Ask any random person to list the first few things that come to mind when they think of pregnancy, and you’re likely to get some sort of combination of relatively common, and mostly uncomfortable symptoms.
- Sore boobs
- Weird food cravings/aversions
- All. The. Crying.
- Lethal, room-clearing farts
I get it. It’s how pregnancy is portrayed in books, movies, commercials, and Internet memes, and a lot of the time, rightfully so. I had two pretty standard pregnancies that checked all of those boxes, right around the time my What to Expect When You’re Expecting book said I might be feeling them.
It was reassuring, even if it meant I was barfing into a toilet at work while my coworkers placed bets on if I was pregnant, or suffering the repercussions of going on an uncharacteristic weekday bender.
But pregnancy is a funny thing, and even though the mechanics are theoretically predictable, it doesn’t mean it’s experienced the same by every person. In fact, even in the same person, the experience can be hugely varied between pregnancies.
So, what if what you expect while you’re expecting doesn’t line up with what you’ve been anticipating?
What if you *gasp* feel fine?
This may sound strange to someone who is bloated, crying, and genuinely miserable, but not feeling “pregnant” in the expected sense, can be seriously unnerving.
Whether or not it’s wrong, we have a tendency to use pregnancy symptoms as a marker for a “normal” pregnancy.
Nausea, although shitty, is physical proof that something otherwise undetectable is actually happening. Giant, achy, swollen boobs, reassure us that our body is doing everything it should to take care of the baby it is busy growing. Exhaustion makes sense when you consider you are building a human out of scratch. The comically outrageous gas we pass is the delightful side effect of all the progesterone and relaxin flowing through your body, loosening up your bits and pieces so you can squeeze a watermelon out of a bagel (sorry for the visual), proving once again that things are actually happening.
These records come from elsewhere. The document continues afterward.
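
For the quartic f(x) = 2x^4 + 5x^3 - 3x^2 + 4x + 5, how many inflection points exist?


Inflection points occur where f''(x) = 0 and concavity changes.
f(x) = 2x^4 + 5x^3 - 3x^2 + 4x + 5
f'(x) = 8x^3 + 15x^2 - 6x + 4
f''(x) = 24x^2 + 30x - 6
This is a quadratic in x. Use the discriminant to count real roots.
Discriminant = (30)^2 - 4 * 24 * (-6)
= 900 - (-576)
= 1476
Since discriminant > 0, f''(x) = 0 has 2 distinct real solutions.
A quadratic with two distinct real roots changes sign at each root, so concavity changes at both.
Number of inflection points: 2

2


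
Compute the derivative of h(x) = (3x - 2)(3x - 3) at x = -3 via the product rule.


Let u(x) = 3x - 2 and v(x) = 3x - 3
u'(x) = 3
v'(x) = 3
Product rule: h'(x) = u'(x)*v(x) + u(x)*v'(x)
= 3 * (3x - 3) + (3x - 2) * 3
At x = -3:
u(-3) = 3 * (-3) - 2 = -11
v(-3) = 3 * (-3) - 3 = -12
h'(-3) = 3 * (-12) + (-11) * 3
= -36 - 33
= -69

-69


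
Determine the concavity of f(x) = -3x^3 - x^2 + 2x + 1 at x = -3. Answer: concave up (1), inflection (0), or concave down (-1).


Concavity is determined by the sign of f''(x).
f(x) = -3x^3 - x^2 + 2x + 1
f'(x) = -9x^2 - 2x + 2
f''(x) = -18x - 2
f''(-3) = -18 * (-3) - 2
= 54 - 2
= 52
Since f''(-3) > 0, the function is concave up (1)

1


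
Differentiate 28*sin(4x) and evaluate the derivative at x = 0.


Apply the chain rule to differentiate 28*sin(4x):
d/dx [28*sin(4x)]
= 28 * cos(4x) * d/dx(4x)
= 28 * 4 * cos(4x)
= 112 * cos(4x)
Evaluate at x = 0:
= 112 * cos(0)
= 112 * 1
= 112

112


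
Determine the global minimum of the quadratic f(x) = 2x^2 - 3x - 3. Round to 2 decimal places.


For a quadratic f(x) = ax^2 + bx + c with a > 0, the minimum is at the vertex.
Vertex x-coordinate: x = -b/(2a)
x = -(-3) / (2 * 2)
x = 3/4
Substitute back to find the minimum value:
f(3/4) = 2 * (3/4)^2 - 3 * (3/4) - 3
= 9/8 - 9/4 - 3
= -33/8 ≈ -4.13

-4.13


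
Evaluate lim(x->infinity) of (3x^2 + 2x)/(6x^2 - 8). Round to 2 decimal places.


For limits at infinity with equal-degree polynomials,
we compare leading coefficients.
Numerator leading term: 3x^2
Denominator leading term: 6x^2
Divide both by x^2:
lim = (3 + 2/x) / (6 - 8/x^2)
As x -> infinity, the 1/x and 1/x^2 terms vanish:
= 3/6 = 1/2 = 0.50

0.50


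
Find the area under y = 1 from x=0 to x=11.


The area under a constant function y = 1 is a rectangle.
Width = 11 - 0 = 11
Height = 1
Area = width * height
= 11 * 1
= 11

11


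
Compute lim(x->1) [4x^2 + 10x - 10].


Since polynomials are continuous, we use direct substitution.
lim(x->1) of 4x^2 + 10x - 10
= 4 * 1^2 + 10 * 1 - 10
= 4 + 10 - 10
= 4

4


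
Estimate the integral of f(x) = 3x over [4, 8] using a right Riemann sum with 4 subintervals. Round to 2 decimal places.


Right Riemann sum uses right endpoints of each subinterval.
Interval: [4, 8], n = 4
dx = (8 - 4) / 4 = 1
Right endpoints: [5, 6, 7, 8]
f values: [15, 18, 21, 24]
Sum = dx * (sum of f values)
= 1 * 78
= 78 = 78.00

78.00


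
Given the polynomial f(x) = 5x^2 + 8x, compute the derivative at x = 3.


Differentiate term by term using power and sum rules:
f(x) = 5x^2 + 8x
f'(x) = 10x + 8
Substitute x = 3:
f'(3) = 10 * 3 + 8
= 30 + 8
= 38

38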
Feeling shitty has inaccurately become synonymous with what a normal pregnancy looks like.
Yes, you might feel absolutely terrible for an obscenely long duration of time while you grow your kid. Or, you might feel completely, unremarkably fine. You may even fall somewhere in the middle of this spectrum, or I don’t know, sprout wings and turn into a majestic golden centaur (you should probably call your doctor if this happens though). Pregnancy is weird!
Regardless of what you’re feeling (or not feeling), try not to stress about it. “Normal” looks different on everybody.